A polymorphism at the microRNA binding site in the 3′ untranslated region of RYR3 is associated with outcome in hepatocellular carcinoma

Abstract

Objective: MicroRNAs can bind to the 3′ untranslated regions (UTRs) of messenger RNAs, where they interfere with the translation of targeting genes, thereby regulating cell differentiation, apoptosis, and tumorigenesis. In this study, three microRNA binding site single nucleotide polymorphisms (SNPs) located in the 3′ UTR of RYR3 (rs1044129), C14orf101 (rs4901706), and KIAA0423 (rs1053667) were genotyped to assess their relationships with the risks and outcomes of hepatocellular carcinoma (HCC). Methods: The SNPs were genotyped with the ligation detection reaction method.
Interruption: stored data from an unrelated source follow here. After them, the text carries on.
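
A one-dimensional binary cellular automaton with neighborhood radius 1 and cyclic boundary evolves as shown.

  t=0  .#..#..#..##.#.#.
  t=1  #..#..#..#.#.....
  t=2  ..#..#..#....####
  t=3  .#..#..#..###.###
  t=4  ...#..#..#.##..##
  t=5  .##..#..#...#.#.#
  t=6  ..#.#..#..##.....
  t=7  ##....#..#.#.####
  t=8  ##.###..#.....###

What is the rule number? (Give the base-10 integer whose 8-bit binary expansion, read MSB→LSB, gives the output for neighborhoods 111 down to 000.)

  [7] ### => #  t=2,i=14
  [6] ##. => #  t=0,i=11
  [5] #.# => .  t=0,i=12
  [4] #.. => .  t=0,i=2
  [3] .## => .  t=0,i=10
  [2] .#. => .  t=0,i=1
  [1] ..# => #  t=0,i=0
  [0] ... => #  t=1,i=13
  bits 11000011 = 195

195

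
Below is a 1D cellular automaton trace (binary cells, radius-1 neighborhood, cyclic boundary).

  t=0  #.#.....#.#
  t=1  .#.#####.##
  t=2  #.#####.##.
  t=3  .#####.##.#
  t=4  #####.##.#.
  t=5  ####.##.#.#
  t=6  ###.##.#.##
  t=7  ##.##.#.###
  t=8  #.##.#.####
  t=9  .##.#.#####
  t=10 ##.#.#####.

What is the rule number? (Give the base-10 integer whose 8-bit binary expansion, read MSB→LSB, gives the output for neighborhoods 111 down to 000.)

  ### -> #   bit 7 = 1  t=1,i=4
  ##. -> .   bit 6 = 0  t=0,i=0
  #.# -> #   bit 5 = 1  t=0,i=1
  #.. -> #   bit 4 = 1  t=0,i=3
  .## -> #   bit 3 = 1  t=0,i=10
  .#. -> .   bit 2 = 0  t=0,i=2
  ..# -> #   bit 1 = 1  t=0,i=7
  ... -> #   bit 0 = 1  t=0,i=4
  bits 10111011 = 187

187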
Renilla luciferase reporter assays were used to measure the binding affinity between microRNA 367 and RYR3. Survival curves were calculated using the Kaplan-Meier method, and comparisons between the curves were made using the log-rank test. Multivariate survival analysis was per-formed using a Cox proportional hazards model. Results: It was found that rs1044129 at the 3′ UTR of RYR3 was related to postoperative survival in HCC, with the AA type associated with longer survival times as per the log-rank test. After adjusting with the Cox model, rs104419 was identified as an independent predictor of HCC survival (relative risk: 1.812; 95% confidence interval: 1.026-3.201; P=0.041). Luciferase analysis also indicated the different binding affinities between the SNPs of rs1044129 and microRNA 367. Conclusion: The SNP in the microRNA binding site of RYR3 can be used as a valuable biomarker when predicting HCC outcomes.